We expect that the company will get benefits from the strong market share, leadership position, strong balance sheet but Covid-19 led lockdown will adversely impact with lower revenue growth, fall in volume; and probable increase in land license fees (LLF) would lead to 10% CAGR in top-line and 2% EPS CAGR over FY20-23E. Any policy decision on LLF is a key variable in the near future and can impact the stock price and divestment timeline. CONCOR remains a structural growth story that will play a pivotal role in the changing Indian logistics landscape (DFC, cargo containerisation). Until clarity on LLF emerges, the stock price will be driven by news flow around the same. Also the fact that LLF could be changed, if there is change in ownership can be a dampener for divestment as the bidder would like to have a clarity on the outgo for some years.

The freight charges have to rise anywhere between 10-14% in case the Railways demand for LLF is met.
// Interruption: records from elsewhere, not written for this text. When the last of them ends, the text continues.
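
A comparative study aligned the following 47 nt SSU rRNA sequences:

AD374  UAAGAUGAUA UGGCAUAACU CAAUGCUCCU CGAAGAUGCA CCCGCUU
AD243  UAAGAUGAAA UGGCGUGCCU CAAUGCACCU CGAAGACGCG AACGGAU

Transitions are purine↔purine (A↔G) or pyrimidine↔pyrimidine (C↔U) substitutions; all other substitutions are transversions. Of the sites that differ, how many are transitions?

4

Mismatches occur at site 9 (U/A, transversion), site 15 (A/G, transition), site 17 (A/G, transition), site 18 (A/C, transversion), site 27 (U/A, transversion), site 37 (U/C, transition), site 40 (A/G, transition), site 41 (C/A, transversion), site 42 (C/A, transversion), site 45 (C/G, transversion), site 46 (U/A, transversion).
Of the 11 differences, 4 transitions and 7 transversions, so the answer is 4.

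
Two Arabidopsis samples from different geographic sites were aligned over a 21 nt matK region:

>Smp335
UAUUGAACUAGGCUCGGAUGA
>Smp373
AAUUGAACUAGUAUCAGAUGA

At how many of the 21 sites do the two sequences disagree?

Differing sites — 1:U/A; 12:G/U; 13:C/A; 16:G/A.
That gives 4 mismatches out of 21 aligned sites, so the Hamming distance is 4.

4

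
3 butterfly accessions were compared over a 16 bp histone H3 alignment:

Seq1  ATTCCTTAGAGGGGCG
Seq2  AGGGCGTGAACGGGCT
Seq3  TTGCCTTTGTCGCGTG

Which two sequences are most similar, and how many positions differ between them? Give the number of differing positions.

7

Pairwise Hamming distances:
  Seq1 vs Seq2: 8
  Seq1 vs Seq3: 7
  Seq2 vs Seq3: 10
The smallest is 7, between Seq1 and Seq3.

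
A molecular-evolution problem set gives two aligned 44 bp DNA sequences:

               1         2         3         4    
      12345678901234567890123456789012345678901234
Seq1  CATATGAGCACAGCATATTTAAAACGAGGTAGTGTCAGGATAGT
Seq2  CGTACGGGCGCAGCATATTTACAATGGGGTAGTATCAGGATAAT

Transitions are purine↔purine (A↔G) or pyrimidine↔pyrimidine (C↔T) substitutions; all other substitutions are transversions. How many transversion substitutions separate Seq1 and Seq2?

Differing sites — 2:A/G (Ti); 5:T/C (Ti); 7:A/G (Ti); 10:A/G (Ti); 22:A/C (Tv); 25:C/T (Ti); 27:A/G (Ti); 34:G/A (Ti); 43:G/A (Ti).
Of the 9 differences, 8 transitions and 1 transversion, so the answer is 1.

1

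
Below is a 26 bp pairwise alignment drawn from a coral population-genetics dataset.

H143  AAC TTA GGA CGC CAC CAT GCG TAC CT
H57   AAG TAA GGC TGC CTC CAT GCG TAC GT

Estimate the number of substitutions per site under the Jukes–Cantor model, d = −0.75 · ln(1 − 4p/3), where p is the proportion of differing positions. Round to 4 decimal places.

The sequences differ at positions 3 (C/G), 5 (T/A), 9 (A/C), 10 (C/T), 14 (A/T), 25 (C/G).
p = 6/26 = 0.230769.
d = −0.75 · ln(1 − (4/3)·0.230769) = −0.75 · ln(0.692308) = −0.75 · (-0.367724) = 0.2758.

0.2758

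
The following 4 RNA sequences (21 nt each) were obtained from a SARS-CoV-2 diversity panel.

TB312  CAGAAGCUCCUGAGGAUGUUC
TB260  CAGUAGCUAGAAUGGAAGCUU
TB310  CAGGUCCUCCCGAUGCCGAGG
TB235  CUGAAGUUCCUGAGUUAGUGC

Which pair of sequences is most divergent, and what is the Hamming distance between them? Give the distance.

Pairwise Hamming distances:
  TB312 vs TB260: 9
  TB312 vs TB310: 10
  TB312 vs TB235: 6
  TB260 vs TB310: 14
  TB260 vs TB235: 13
  TB310 vs TB235: 12
The largest is 14, between TB260 and TB310.

14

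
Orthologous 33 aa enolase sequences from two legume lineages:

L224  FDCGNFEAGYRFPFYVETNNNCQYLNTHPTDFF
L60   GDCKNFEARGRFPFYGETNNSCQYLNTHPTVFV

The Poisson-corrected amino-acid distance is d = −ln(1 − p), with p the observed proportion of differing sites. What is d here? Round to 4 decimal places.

0.2776

Differing sites — 1:F/G; 4:G/K; 9:G/R; 10:Y/G; 16:V/G; 21:N/S; 31:D/V; 33:F/V.
p = 8/33 = 0.242424.
d = −ln(1 − 0.242424) = −ln(0.757576) = 0.2776.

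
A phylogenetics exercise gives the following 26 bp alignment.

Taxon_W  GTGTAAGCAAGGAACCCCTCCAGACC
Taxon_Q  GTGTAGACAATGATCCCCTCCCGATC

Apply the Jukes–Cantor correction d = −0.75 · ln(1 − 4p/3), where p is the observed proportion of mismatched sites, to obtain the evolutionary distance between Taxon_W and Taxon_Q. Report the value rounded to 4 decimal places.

Mismatches occur at site 6 (A/G), site 7 (G/A), site 11 (G/T), site 14 (A/T), site 22 (A/C), site 25 (C/T).
p = 6/26 = 0.230769.
d = −0.75 · ln(1 − (4/3)·0.230769) = −0.75 · ln(0.692308) = −0.75 · (-0.367724) = 0.2758.

0.2758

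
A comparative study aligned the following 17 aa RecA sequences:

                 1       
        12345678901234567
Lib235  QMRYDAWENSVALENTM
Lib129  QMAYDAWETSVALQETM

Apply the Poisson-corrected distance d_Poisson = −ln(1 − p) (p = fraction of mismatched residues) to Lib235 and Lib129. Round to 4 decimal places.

0.2683

Mismatches occur at site 3 (R↔A), site 9 (N↔T), site 14 (E↔Q), site 15 (N↔E).
p = 4/17 = 0.235294.
d = −ln(1 − 0.235294) = −ln(0.764706) = 0.2683.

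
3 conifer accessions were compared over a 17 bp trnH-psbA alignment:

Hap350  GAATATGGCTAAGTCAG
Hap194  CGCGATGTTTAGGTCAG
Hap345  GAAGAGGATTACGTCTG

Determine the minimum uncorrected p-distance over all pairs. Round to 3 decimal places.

Pairwise Hamming distances:
  Hap350 vs Hap194: 7
  Hap350 vs Hap345: 6
  Hap194 vs Hap345: 7
The smallest is 6 mismatches, between Hap350 and Hap345; p = 6/17 = 0.353.

0.353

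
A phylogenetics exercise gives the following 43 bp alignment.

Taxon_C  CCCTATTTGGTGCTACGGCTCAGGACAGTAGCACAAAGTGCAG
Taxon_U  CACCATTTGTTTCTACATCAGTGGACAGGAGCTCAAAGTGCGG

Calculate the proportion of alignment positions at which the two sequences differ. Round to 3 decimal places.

The sequences differ at positions 2 (C/A), 4 (T/C), 10 (G/T), 12 (G/T), 17 (G/A), 18 (G/T), 20 (T/A), 21 (C/G), 22 (A/T), 29 (T/G), 33 (A/T), 42 (A/G).
There are 12 differences over 43 sites, so p = 12/43 = 0.279.

0.279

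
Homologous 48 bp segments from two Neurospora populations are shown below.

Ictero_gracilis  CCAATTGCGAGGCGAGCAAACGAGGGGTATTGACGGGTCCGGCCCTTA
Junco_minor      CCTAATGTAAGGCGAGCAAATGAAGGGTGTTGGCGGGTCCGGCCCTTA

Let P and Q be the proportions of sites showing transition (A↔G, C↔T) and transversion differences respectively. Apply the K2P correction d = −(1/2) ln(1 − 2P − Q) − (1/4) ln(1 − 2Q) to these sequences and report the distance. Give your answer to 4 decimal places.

0.1942

Mismatches occur at site 3 (A/T, transversion), site 5 (T/A, transversion), site 8 (C/T, transition), site 9 (G/A, transition), site 21 (C/T, transition), site 24 (G/A, transition), site 29 (A/G, transition), site 33 (A/G, transition).
Of the 8 differences, 6 transitions and 2 transversions over 48 sites: P = 6/48 = 0.125000, Q = 2/48 = 0.041667.
d = −0.5·ln(0.708333) − 0.25·ln(0.916666) = −0.5·(-0.344841) − 0.25·(-0.087012) = 0.1942.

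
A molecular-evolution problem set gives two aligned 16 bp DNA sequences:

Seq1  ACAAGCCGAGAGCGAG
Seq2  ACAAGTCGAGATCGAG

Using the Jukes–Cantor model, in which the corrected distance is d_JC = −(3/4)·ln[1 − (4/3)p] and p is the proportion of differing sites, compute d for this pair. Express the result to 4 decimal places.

0.1367

The sequences differ at positions 6 (C/T), 12 (G/T).
p = 2/16 = 0.125000.
d = −0.75 · ln(1 − (4/3)·0.125000) = −0.75 · ln(0.833333) = −0.75 · (-0.182322) = 0.1367.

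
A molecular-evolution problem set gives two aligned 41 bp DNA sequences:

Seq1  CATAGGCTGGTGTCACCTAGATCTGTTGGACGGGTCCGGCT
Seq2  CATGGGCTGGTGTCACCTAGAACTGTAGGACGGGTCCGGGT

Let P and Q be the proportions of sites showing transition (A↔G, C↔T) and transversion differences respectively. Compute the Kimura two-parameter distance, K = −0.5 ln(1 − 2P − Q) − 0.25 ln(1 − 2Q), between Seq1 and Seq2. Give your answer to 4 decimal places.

0.1046

Mismatches occur at site 4 (A↔G, transition), site 22 (T↔A, transversion), site 27 (T↔A, transversion), site 40 (C↔G, transversion).
Of the 4 differences, 1 transition and 3 transversions over 41 sites: P = 1/41 = 0.024390, Q = 3/41 = 0.073171.
d = −0.5·ln(0.878049) − 0.25·ln(0.853658) = −0.5·(-0.130053) − 0.25·(-0.158225) = 0.1046.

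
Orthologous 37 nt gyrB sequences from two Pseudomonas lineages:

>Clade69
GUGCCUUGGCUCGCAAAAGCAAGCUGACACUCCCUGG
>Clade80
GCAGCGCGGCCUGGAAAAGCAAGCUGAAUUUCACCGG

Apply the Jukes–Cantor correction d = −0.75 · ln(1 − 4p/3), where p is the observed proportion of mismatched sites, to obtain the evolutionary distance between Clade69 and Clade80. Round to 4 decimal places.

0.4740

Differing sites — 2:U/C; 3:G/A; 4:C/G; 6:U/G; 7:U/C; 11:U/C; 12:C/U; 14:C/G; 28:C/A; 29:A/U; 30:C/U; 33:C/A; 35:U/C.
p = 13/37 = 0.351351.
d = −0.75 · ln(1 − (4/3)·0.351351) = −0.75 · ln(0.531532) = −0.75 · (-0.631992) = 0.4740.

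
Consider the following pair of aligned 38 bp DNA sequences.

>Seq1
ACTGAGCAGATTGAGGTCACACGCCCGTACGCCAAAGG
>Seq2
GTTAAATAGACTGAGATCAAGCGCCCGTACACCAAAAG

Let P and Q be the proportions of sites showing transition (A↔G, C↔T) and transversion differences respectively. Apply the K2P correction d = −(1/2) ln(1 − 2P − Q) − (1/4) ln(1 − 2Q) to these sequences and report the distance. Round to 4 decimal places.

The sequences differ at positions 1 (A/G, transition), 2 (C/T, transition), 4 (G/A, transition), 6 (G/A, transition), 7 (C/T, transition), 11 (T/C, transition), 16 (G/A, transition), 20 (C/A, transversion), 21 (A/G, transition), 31 (G/A, transition), 37 (G/A, transition).
Of the 11 differences, 10 transitions and 1 transversion over 38 sites: P = 10/38 = 0.263158, Q = 1/38 = 0.026316.
d = −0.5·ln(0.447368) − 0.25·ln(0.947368) = −0.5·(-0.804374) − 0.25·(-0.054068) = 0.4157.

0.4157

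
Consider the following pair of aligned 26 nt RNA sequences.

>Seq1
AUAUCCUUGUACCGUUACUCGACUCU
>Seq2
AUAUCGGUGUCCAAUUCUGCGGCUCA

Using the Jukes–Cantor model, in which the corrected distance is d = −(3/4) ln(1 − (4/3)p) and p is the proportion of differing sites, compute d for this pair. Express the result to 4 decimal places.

Differing sites — 6:C/G; 7:U/G; 11:A/C; 13:C/A; 14:G/A; 17:A/C; 18:C/U; 19:U/G; 22:A/G; 26:U/A.
p = 10/26 = 0.384615.
d = −0.75 · ln(1 − (4/3)·0.384615) = −0.75 · ln(0.487180) = −0.75 · (-0.719122) = 0.5393.

0.5393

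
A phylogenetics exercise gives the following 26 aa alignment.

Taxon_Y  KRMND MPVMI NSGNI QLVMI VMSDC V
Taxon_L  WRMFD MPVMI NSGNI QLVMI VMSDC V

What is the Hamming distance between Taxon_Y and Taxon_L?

Differing sites — 1:K/W; 4:N/F.
That gives 2 mismatches out of 26 aligned sites, so the Hamming distance is 2.

2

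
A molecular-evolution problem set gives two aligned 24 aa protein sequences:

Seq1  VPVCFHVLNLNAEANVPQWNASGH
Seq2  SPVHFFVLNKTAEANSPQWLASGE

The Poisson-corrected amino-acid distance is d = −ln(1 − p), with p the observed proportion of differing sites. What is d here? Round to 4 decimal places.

Differing sites — 1:V/S; 4:C/H; 6:H/F; 10:L/K; 11:N/T; 16:V/S; 20:N/L; 24:H/E.
p = 8/24 = 0.333333.
d = −ln(1 − 0.333333) = −ln(0.666667) = 0.4055.

0.4055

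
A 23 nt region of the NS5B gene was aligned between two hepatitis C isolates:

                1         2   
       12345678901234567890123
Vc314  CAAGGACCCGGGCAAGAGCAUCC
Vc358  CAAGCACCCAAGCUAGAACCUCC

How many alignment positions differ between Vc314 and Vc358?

The sequences differ at positions 5 (G/C), 10 (G/A), 11 (G/A), 14 (A/U), 18 (G/A), 20 (A/C).
That gives 6 mismatches out of 23 aligned sites, so the Hamming distance is 6.

6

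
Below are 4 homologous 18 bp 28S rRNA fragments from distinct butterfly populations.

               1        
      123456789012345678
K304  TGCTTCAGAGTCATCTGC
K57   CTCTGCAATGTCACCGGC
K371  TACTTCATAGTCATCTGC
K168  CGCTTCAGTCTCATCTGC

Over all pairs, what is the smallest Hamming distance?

2

Pairwise Hamming distances:
  K304 vs K57: 7
  K304 vs K371: 2
  K304 vs K168: 3
  K57 vs K371: 7
  K57 vs K168: 6
  K371 vs K168: 5
The smallest is 2, between K304 and K371.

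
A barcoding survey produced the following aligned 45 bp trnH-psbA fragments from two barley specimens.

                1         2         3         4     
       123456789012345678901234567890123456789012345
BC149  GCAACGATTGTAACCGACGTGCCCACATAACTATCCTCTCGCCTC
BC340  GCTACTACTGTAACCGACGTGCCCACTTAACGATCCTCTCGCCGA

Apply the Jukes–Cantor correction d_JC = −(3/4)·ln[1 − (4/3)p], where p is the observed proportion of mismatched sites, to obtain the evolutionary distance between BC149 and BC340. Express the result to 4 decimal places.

The sequences differ at positions 3 (A/T), 6 (G/T), 8 (T/C), 27 (A/T), 32 (T/G), 44 (T/G), 45 (C/A).
p = 7/45 = 0.155556.
d = −0.75 · ln(1 − (4/3)·0.155556) = −0.75 · ln(0.792592) = −0.75 · (-0.232447) = 0.1743.

0.1743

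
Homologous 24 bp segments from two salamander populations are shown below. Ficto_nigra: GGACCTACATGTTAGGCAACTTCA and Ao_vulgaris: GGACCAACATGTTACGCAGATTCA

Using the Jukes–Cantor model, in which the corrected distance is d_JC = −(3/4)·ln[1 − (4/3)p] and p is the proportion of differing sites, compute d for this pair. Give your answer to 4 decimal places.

Differing sites — 6:T/A; 15:G/C; 19:A/G; 20:C/A.
p = 4/24 = 0.166667.
d = −0.75 · ln(1 − (4/3)·0.166667) = −0.75 · ln(0.777777) = −0.75 · (-0.251315) = 0.1885.

0.1885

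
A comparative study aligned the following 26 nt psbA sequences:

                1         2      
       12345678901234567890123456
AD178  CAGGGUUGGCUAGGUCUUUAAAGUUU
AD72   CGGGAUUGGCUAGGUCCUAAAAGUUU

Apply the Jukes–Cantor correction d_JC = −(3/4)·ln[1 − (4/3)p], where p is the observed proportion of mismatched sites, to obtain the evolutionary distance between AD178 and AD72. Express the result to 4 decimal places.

Differing sites — 2:A/G; 5:G/A; 17:U/C; 19:U/A.
p = 4/26 = 0.153846.
d = −0.75 · ln(1 − (4/3)·0.153846) = −0.75 · ln(0.794872) = −0.75 · (-0.229574) = 0.1722.

0.1722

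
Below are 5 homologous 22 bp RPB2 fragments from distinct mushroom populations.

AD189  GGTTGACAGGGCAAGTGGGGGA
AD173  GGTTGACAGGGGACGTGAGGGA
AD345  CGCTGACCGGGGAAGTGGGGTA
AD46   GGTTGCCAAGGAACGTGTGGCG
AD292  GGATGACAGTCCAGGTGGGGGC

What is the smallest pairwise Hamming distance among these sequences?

Pairwise Hamming distances:
  AD189 vs AD173: 3
  AD189 vs AD345: 5
  AD189 vs AD46: 7
  AD189 vs AD292: 5
  AD173 vs AD345: 6
  AD173 vs AD46: 6
  AD173 vs AD292: 7
  AD345 vs AD46: 10
  AD345 vs AD292: 9
  AD46 vs AD292: 10
The smallest is 3, between AD189 and AD173.

3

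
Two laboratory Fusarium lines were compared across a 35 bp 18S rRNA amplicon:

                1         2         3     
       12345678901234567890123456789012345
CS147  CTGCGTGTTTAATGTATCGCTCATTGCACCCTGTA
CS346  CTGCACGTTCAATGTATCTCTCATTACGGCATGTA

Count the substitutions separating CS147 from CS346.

8

Mismatches occur at site 5 (G↔A), site 6 (T↔C), site 10 (T↔C), site 19 (G↔T), site 26 (G↔A), site 28 (A↔G), site 29 (C↔G), site 31 (C↔A).
That gives 8 mismatches out of 35 aligned sites, so the Hamming distance is 8.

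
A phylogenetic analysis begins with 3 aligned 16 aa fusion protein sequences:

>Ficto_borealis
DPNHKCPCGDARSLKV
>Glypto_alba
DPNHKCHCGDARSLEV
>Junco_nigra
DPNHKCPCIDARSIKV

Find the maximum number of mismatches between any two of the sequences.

Pairwise Hamming distances:
  Ficto_borealis vs Glypto_alba: 2
  Ficto_borealis vs Junco_nigra: 2
  Glypto_alba vs Junco_nigra: 4
The largest is 4, between Glypto_alba and Junco_nigra.

4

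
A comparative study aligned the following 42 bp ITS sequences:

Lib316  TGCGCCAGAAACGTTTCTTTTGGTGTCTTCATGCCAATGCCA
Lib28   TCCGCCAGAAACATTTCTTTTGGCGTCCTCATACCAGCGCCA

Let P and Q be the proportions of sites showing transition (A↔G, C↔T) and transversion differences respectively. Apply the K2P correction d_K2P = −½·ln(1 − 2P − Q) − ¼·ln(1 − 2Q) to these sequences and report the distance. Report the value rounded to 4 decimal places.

0.1974

Differing sites — 2:G/C (Tv); 13:G/A (Ti); 24:T/C (Ti); 28:T/C (Ti); 33:G/A (Ti); 37:A/G (Ti); 38:T/C (Ti).
Of the 7 differences, 6 transitions and 1 transversion over 42 sites: P = 6/42 = 0.142857, Q = 1/42 = 0.023810.
d = −0.5·ln(0.690476) − 0.25·ln(0.952380) = −0.5·(-0.370374) − 0.25·(-0.048791) = 0.1974.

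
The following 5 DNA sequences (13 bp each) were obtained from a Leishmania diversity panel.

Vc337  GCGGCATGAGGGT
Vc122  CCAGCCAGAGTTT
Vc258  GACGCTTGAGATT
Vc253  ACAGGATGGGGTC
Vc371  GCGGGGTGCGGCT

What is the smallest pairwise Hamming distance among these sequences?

4

Pairwise Hamming distances:
  Vc337 vs Vc122: 6
  Vc337 vs Vc258: 5
  Vc337 vs Vc253: 6
  Vc337 vs Vc371: 4
  Vc122 vs Vc258: 6
  Vc122 vs Vc253: 7
  Vc122 vs Vc371: 8
  Vc258 vs Vc253: 8
  Vc258 vs Vc371: 7
  Vc253 vs Vc371: 6
The smallest is 4, between Vc337 and Vc371.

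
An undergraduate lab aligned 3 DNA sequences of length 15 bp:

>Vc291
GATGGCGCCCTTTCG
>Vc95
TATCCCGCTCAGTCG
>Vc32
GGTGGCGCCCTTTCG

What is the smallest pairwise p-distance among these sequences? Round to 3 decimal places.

0.067

Pairwise Hamming distances:
  Vc291 vs Vc95: 6
  Vc291 vs Vc32: 1
  Vc95 vs Vc32: 7
The smallest is 1 mismatch, between Vc291 and Vc32; p = 1/15 = 0.067.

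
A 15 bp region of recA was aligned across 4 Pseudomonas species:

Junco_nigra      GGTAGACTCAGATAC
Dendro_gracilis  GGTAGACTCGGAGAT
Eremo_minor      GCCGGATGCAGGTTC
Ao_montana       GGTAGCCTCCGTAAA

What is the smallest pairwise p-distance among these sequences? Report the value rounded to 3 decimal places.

0.200

Pairwise Hamming distances:
  Junco_nigra vs Dendro_gracilis: 3
  Junco_nigra vs Eremo_minor: 7
  Junco_nigra vs Ao_montana: 5
  Dendro_gracilis vs Eremo_minor: 10
  Dendro_gracilis vs Ao_montana: 5
  Eremo_minor vs Ao_montana: 11
The smallest is 3 mismatches, between Junco_nigra and Dendro_gracilis; p = 3/15 = 0.200.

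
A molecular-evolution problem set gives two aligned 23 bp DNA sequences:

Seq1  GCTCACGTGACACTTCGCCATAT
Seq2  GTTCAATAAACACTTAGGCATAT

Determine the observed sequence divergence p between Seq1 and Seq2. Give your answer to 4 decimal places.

0.3043

The sequences differ at positions 2 (C/T), 6 (C/A), 7 (G/T), 8 (T/A), 9 (G/A), 16 (C/A), 18 (C/G).
There are 7 differences over 23 sites, so p = 7/23 = 0.3043.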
Also, if Railways raise demand for the balance 15 terminals, then the rates have to be raised further, which in current competitive scenario seems difficult. Also, the 7% annual hike demanded by the Railways seems to be on the higher side given the fact that realization per TEU have risen by 0% over the past 6 years and alternative modes of transport also need to raise freight rates year after year so as to allow CONCOR to raise rates by atleast 3-4% p.a. to offset the 7% annual hike by Railways. All this can be mitigated if the traffic post DFC rises sharply.

The stock is currently traded at 24.3x FY22E P/E, 13.4xFY22E EV/EBITDA. We feel the base case fair value of the stock is Rs.393 (24.3x FY22E P/E, 13.4xFY22E EV/EBITDA ) and Bull case the fair value of the stock is Rs.435 (26.9x FY22E P/E, 15.1xFY22E EV/EBITDA). Investors willing to take some risk can look to buy the stock on falls to Rs.353-355 band (21.9x FY22E P/E, 11.9xFY22E EV/EBITDA) and add more on dips to Rs.319-321 band (19.8x FY22E P/E, 10.5xFY22E EV/EBITDA).